VISTA Enterprise Network - Successful Implementation, World Class Support

Friday, June 26, 2009

Point 2: VISTA Requires Many Code Repositories, Not One

Dear Reader,

VISTA's bigger than you think it is - vastly bigger - by scales of magnitude. None of the numbers you can put next to it (files, programs, lines of code, function points) comes remotely close to its actual complexity and sophistication. The interaction of its intricate integration with its unparalleled extensibility creates intricate effects that VISTA depends on but that we don't begin to know how to measure. Fortunately we don't have to.

We just have to understand that it is very, very big, too big to be effectively managed as a whole, unlike most software in the world. Bluntly put, as a whole VISTA is unmanageable. If you try to manage VISTA from a single code repository, your VISTA codebase will stagnate and your productivity will fall over time. You'll know you've begun to grasp the scale of VISTA when the idea of a single, central code repository for managing VISTA literally makes you laugh. Until then, you're not even close.

Fortunately, you don't need to begin with a single code repository to manage a shared VISTA code base. The VISTA lifecycle sure doesn't.

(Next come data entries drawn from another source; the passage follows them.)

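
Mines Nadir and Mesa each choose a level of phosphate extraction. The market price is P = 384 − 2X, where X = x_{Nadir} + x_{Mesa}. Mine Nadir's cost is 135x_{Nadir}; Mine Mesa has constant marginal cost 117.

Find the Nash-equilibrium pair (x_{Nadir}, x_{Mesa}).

Mine Nadir's profit: π = x_{Nadir}(384 − 2(x_{Nadir} + x_{Mesa})) − 135x_{Nadir}.
∂π/∂x_{Nadir} = 249 − 4x_{Nadir} − 2x_{Mesa} = 0, so x_{Nadir} = 62.25 − 0.5x_{Mesa}.
By the same steps for Mesa: x_{Mesa} = 66.75 − 0.5x_{Nadir}.
Substituting the second reaction function into the first: x_{Nadir} = 62.25 − 0.5(66.75 − 0.5x_{Nadir}), which gives 0.75x_{Nadir} = 28.875 ⇒ x_{Nadir} = 38.5.
Then x_{Mesa} = 66.75 − 0.5·38.5 = 47.5.

38.5, 47.5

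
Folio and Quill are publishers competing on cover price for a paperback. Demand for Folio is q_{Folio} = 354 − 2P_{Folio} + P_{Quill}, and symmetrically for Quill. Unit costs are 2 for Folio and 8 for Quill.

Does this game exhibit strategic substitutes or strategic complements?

Folio's profit: π = (P_{Folio} − 2)(354 − 2P_{Folio} + P_{Quill}).
∂π/∂P_{Folio} = 358 − 4P_{Folio} + P_{Quill} = 0 ⇒ P_{Folio} = 89.5 + 0.25P_{Quill}.
The best-response slope dP_{Folio}/dP_{Quill} = 0.25 > 0: the reaction function is upward-sloping, so the choices are strategic complements.

strategic complements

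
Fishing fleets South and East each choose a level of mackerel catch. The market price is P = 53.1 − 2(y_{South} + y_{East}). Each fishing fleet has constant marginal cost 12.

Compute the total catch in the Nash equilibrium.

Fishing fleet South's profit: π = y_{South}(53.1 − 2(y_{South} + y_{East})) − 12y_{South}.
∂π/∂y_{South} = 41.1 − 4y_{South} − 2y_{East} = 0, so y_{South} = 10.275 − 0.5y_{East}.
The game is symmetric, so in equilibrium y_{East} = y_{South}: the reaction function gives 1.5y_{South} = 10.275, hence y_{South} = 6.85.
Total catch: 6.85 + 6.85 = 13.7.

13.7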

Instead, we follow the traditional divide-and-conquer strategy that makes computer science possible. We break up VISTA into packages and manage each package with its own independent code repository. In our experience, this reduces the scale of the problem enough that a highly expert, dedicated team can almost - almost - keep up with the problem of managing just that one package.

So, throw away the idea of beginning your VISTA lifecycle management with a single, complete gold account, and replace it with the idea of many gold accounts, one per package.

Yours truly,
Rick

3 comments:

Rodney H. Kay said...

Excellent point and I couldn't agree with you more, but the problem we have always had (at least it seemed like a problem to me) was getting a "for profit" entity to say, "I'll take package 'A'" and get another "for profit" entity to say, "I'll take package 'B'". From a business perspective, it does not make sense to turn over what could be a very key part of your profit ability to 'competitors'. As a matter of principle, you would have to leave kernel development and management to a "not for profit" or "non-profit" entity that was designed to do that, and only that - develop/manage the kernel.

Rick Marshall said...

Dear Rodney,

I started proposing something along these lines in 2001 and did so with some clarity and passion in 2004, but the vendors needed to go learn for themselves the costs of trying to manage the whole thing.

Now that balkanization is getting clearer to them, along with the costs of being cut off from innovations in other dialects of VISTA, it seems there is a chance for the VISTA vendors to come together around a common shared core codebase.

Now that VA's grip on VISTA is loosening, because of their commitment to centralization and guaranteed-to-fail replacement projects, the currently somewhat disorganized community outside VA is beginning to emerge as the likely custodian of VISTA in the future.

The road to understanding the VISTA lifecycle has proven long for the non-federal adopters, but the future may lie with them, now that they are beginning to understand the point you made.

Yours truly,
Rick

PS: Of course, IHS also is becoming more central to VISTA's future, shifting from second fiddle to VA to becoming the healthiest federal VISTA adopter and developer. The emerging relationship between IHS and the nonfederal VISTA community will play an important role in shaping the division of packages within the community.

ldl said...

See: http://www.linux-mag.com/cache/7536/1.html

As I understand it, the way that Linus Torvalds manages his team, it is very much like your ideal: "owners" that manage the various packages.

Linus is more like the guy that takes the "single" boxes in your diagram and pushes out the "multi-dot" boxes as a distribution. (This activity would be a bit tweaked for your model, but essentially the same).

For those Linux users interested in following/tracking development by receiving "deltas" ("patches" in VISTA/KIDS-speak), that is available too.

The Linux side is simpler since there is not really any "data" component.